= Metanexus Institute =

The Metanexus Institute is a not-for-profit organization founded in 1997 to explore scientific and philosophical questions. The institute has organized the exchange of ideas through conferences and published books. It has EIN 23-2977021 as a 501(c)(3) Public Charity; in 2016, it claimed $28,249 in total revenue and $8,827 in total assets.

== History ==
With the help of Peter Dodson, Soloman Katz, Andrew Newberg, and Stephen Dunning, William Grassie created the Philadelphia Center for Religion and Science (PCRS) to promote literacy in science and religion by hosting seminars, courses, and conferences.
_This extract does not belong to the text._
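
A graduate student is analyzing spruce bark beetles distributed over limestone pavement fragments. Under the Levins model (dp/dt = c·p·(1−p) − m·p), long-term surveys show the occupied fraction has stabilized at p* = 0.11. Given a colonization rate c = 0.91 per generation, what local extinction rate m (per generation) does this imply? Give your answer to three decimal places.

At equilibrium c(1−p*) = m.
m = 0.91 × (1 − 0.11) = 0.91 × 0.8900 = 0.8099.

0.810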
PCRS was renamed to Metanexus Institute in 2000, and the Meta-List was relaunched as a website with the support of a grant from the John Templeton Foundation, and Metanexus launched a $5.1 million Local Societies Initiative. In 2003, Metanexus launched the $3.3 million Spiritual Transformation Scientific Research Project. The organization hosted numerous conferences at universities and elsewhere, including a conference entitled Science and Religion in Context at the University of Pennsylvania. Metanexus has promoted the concept of Big History, sometimes termed the Epic of Evolution, which examines history using long time frames through a multidisciplinary approach.